The government has settled a high court case over the Brexit ferry fiasco after reaching an agreement worth up to £33m with Eurotunnel, which was suing it following the award of a contract to a company with no ships.
The transport secretary, Chris Grayling, said in a statement: “The agreement with Eurotunnel secures the government’s additional freight capacity, helping ensure that the NHS has essential medicines in the event of a no-deal Brexit.”
Eurotunnel was suing after Grayling awarded a contract for a ferry service to Seaborne Freight from the disused port of Ramsgate. Two other companies, DFDS and Brittany Ferries, were awarded contracts worth £108m.
The intention was to use the route between Ramsgate and Ostend in Belgium for emergency medical supplies in the event of no deal.
“While it is disappointing that Eurotunnel chose to take legal action on contracts in place to ensure the smooth supply of vital medicines, I am pleased that this agreement will ensure the Channel tunnel is ready for a post-Brexit world,” said Grayling.
In a statement, the government said: “As part of the agreement, Eurotunnel has also withdrawn its legal claim against the government, protecting the vital freight capacity that the government has purchased from DFDS and Brittany Ferries.”

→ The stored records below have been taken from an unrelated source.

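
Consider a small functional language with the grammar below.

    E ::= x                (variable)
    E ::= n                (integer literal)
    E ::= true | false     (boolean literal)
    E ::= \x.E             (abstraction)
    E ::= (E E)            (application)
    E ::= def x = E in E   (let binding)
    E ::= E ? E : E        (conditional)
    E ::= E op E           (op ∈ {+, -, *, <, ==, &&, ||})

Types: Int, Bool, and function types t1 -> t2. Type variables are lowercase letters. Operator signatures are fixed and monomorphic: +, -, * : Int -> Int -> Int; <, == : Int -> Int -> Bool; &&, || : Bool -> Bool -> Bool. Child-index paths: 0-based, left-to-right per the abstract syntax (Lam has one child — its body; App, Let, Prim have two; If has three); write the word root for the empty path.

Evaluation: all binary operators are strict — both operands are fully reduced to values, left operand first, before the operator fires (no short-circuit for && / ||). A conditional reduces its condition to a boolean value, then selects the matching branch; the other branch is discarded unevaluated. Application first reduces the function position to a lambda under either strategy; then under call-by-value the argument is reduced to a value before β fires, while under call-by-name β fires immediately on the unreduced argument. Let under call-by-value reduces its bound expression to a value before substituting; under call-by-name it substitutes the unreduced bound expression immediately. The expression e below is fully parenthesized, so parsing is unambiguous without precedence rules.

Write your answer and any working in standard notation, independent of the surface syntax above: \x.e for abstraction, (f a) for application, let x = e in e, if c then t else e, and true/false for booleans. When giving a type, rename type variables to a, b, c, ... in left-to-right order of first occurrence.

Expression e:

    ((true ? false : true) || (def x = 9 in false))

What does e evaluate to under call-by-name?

Answer: false

Derivation:
step 0: ((if true then false else true) || (let x = 9 in false))
step 1: [if@0] (false || (let x = 9 in false))
step 2: [let@1] (false || false)
step 3: [delta@root] false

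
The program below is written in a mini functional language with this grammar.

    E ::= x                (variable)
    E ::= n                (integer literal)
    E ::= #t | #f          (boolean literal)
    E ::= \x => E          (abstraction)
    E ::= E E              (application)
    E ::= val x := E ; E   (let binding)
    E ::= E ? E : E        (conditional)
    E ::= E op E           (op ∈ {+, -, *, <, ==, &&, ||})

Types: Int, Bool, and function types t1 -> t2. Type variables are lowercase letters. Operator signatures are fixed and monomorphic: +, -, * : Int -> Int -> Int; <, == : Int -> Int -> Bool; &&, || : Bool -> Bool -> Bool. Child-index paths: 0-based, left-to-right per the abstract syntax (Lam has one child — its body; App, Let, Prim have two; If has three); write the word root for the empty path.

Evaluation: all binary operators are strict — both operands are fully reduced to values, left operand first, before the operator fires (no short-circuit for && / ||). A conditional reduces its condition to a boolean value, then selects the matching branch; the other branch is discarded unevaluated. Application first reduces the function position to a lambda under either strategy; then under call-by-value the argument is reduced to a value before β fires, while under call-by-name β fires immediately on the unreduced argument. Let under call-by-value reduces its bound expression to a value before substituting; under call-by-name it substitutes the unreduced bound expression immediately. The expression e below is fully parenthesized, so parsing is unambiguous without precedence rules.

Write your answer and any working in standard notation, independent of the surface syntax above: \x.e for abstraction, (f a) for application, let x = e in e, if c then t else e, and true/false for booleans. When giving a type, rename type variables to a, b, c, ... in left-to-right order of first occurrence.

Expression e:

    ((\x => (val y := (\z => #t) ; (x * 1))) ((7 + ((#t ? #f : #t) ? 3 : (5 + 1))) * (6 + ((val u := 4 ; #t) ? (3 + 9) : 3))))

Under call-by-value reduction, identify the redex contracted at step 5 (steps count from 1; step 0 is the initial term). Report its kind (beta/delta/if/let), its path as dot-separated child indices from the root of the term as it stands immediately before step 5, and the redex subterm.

Derivation:
step 0: ((\x.(let y = (\z.true) in (x * 1))) ((7 + (if (if true then false else true) then 3 else (5 + 1))) * (6 + (if (let u = 4 in true) then (3 + 9) else 3))))
step 1: [if@1.0.1.0] ((\x.(let y = (\z.true) in (x * 1))) ((7 + (if false then 3 else (5 + 1))) * (6 + (if (let u = 4 in true) then (3 + 9) else 3))))
step 2: [if@1.0.1] ((\x.(let y = (\z.true) in (x * 1))) ((7 + (5 + 1)) * (6 + (if (let u = 4 in true) then (3 + 9) else 3))))
step 3: [delta@1.0.1] ((\x.(let y = (\z.true) in (x * 1))) ((7 + 6) * (6 + (if (let u = 4 in true) then (3 + 9) else 3))))
step 4: [delta@1.0] ((\x.(let y = (\z.true) in (x * 1))) (13 * (6 + (if (let u = 4 in true) then (3 + 9) else 3))))
step 5: [let@1.1.1.0] ((\x.(let y = (\z.true) in (x * 1))) (13 * (6 + (if true then (3 + 9) else 3))))

Answer: let at 1.1.1.0 : (let u = 4 in true)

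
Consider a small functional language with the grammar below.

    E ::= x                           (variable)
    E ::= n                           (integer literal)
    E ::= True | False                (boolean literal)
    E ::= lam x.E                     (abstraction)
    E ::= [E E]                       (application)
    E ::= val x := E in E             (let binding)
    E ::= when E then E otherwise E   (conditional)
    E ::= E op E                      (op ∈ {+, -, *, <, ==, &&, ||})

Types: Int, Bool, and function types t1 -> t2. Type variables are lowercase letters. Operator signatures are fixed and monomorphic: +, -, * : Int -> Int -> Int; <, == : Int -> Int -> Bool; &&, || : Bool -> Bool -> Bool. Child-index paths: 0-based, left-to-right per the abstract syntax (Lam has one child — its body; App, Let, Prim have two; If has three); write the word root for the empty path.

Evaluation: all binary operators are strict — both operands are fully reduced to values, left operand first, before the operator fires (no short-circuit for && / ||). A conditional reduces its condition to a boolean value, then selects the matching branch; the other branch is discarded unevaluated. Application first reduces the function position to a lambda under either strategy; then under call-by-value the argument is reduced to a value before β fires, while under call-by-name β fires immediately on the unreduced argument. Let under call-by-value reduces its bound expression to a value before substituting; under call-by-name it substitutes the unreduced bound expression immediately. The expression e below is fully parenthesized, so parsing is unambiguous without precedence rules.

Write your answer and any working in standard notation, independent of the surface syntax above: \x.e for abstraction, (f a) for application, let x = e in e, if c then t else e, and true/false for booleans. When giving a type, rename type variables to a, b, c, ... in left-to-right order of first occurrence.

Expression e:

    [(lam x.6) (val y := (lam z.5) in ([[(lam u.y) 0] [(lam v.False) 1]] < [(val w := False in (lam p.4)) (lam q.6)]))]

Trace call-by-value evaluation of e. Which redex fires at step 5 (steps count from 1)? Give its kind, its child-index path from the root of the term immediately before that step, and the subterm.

Answer: let at 1.1.0 : (let w = false in (\p.4))

Derivation:
step 0: ((\x.6) (let y = (\z.5) in ((((\u.y) 0) ((\v.false) 1)) < ((let w = false in (\p.4)) (\q.6)))))
step 1: [let@1] ((\x.6) ((((\u.(\z.5)) 0) ((\v.false) 1)) < ((let w = false in (\p.4)) (\q.6))))
step 2: [beta@1.0.0] ((\x.6) (((\z.5) ((\v.false) 1)) < ((let w = false in (\p.4)) (\q.6))))
step 3: [beta@1.0.1] ((\x.6) (((\z.5) false) < ((let w = false in (\p.4)) (\q.6))))
step 4: [beta@1.0] ((\x.6) (5 < ((let w = false in (\p.4)) (\q.6))))
step 5: [let@1.1.0] ((\x.6) (5 < ((\p.4) (\q.6))))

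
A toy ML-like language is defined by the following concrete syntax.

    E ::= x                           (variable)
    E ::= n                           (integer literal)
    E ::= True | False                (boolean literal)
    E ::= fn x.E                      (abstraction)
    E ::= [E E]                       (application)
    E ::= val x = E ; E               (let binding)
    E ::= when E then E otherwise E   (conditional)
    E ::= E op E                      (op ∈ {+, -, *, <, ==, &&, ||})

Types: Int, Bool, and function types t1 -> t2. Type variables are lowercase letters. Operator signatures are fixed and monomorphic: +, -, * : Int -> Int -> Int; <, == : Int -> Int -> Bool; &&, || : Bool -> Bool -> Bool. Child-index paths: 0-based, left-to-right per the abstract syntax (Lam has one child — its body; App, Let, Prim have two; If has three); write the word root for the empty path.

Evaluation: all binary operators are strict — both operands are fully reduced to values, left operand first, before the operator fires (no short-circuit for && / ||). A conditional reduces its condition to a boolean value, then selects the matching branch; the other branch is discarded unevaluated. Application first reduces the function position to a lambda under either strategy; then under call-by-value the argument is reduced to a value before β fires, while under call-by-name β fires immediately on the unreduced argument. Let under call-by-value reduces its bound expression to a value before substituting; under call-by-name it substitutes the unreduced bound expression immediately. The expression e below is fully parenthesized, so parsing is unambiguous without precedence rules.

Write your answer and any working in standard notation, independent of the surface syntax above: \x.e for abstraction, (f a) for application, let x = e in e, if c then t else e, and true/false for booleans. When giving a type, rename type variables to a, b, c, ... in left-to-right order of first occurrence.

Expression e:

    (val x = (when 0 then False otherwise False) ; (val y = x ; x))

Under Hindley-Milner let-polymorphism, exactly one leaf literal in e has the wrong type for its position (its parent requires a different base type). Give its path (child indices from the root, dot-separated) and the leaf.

Trace:
  unify Int ~ Bool
  FAIL: mismatch Int ~ Bool

Answer: 0.0 : 0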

The out-of-court settlement has been combined with a new £33m deal with Eurotunnel to provide freight capacity for transit of medical supplies in the absence of a Brexit deal.
The government said the primary reason it decided to come to an out-of-court agreement with Eurotunnel “was to ensure these vital goods would not be put in jeopardy in a no-deal scenario”.
The transport secretary was being sued by Eurotunnel over the allegedly unlawful award of a government contract to the companies, in a case due to start on Friday.
It argued that the government had breached public procurement rules by not putting the contracts out to tender.
Seaborne’s contract was worth £14m but was cancelled last month after it emerged that its supposed backer, Arklow Shipping, had no written deal with either the ferry company or the port.
On Monday, Grayling had been accused of trying to conduct large parts of a trial over the £14m Brexit ferry fiasco in private, against the principle of open justice, the high court has heard.
The Brexit secretary, Stephen Barclay, said: “Our focus is firmly on delivering a deal but it is important we prepare for all scenarios. We are taking steps to ensure supply chains continue to function, whatever the circumstances of our departure, and that mitigation is in place to avoid disruption at borders.”
The health secretary, Matt Hancock, said: “As set out to parliament this week, securing additional transport routes is a key component of our no-deal preparations so I’m pleased this case has been settled amicably and we can count on these extra supply routes as an important part of that contingency.
“While we never give guarantees, I’m confident that, if everyone – including suppliers, freight companies, international partners, and the health and care system – does what they need to do, the supply of medicines and medical products should be uninterrupted if we leave without a deal.”
The settlement is the latest sorry chapter in the ferry fiasco and the high court trial, which was due to start on Friday, would have potentially heaped more embarrassment on Grayling.
Four days after the contract was awarded, questions were being asked about the readiness of Seaborne Freight to handle the £13.8m contract after it turned out that terms and conditions on its website appeared to be intended for a food delivery firm.
Eurotunnel said in a statement the settlement would “ensure that the Channel tunnel remains the preferred route for vital goods to travel between the EU and the UK”.
It added that under its deal with the government, “the development of infrastructure, security and border measures … will guarantee the flow of vehicles carrying urgent and vital goods and … will keep supply chains essential to both industry and consumers moving”.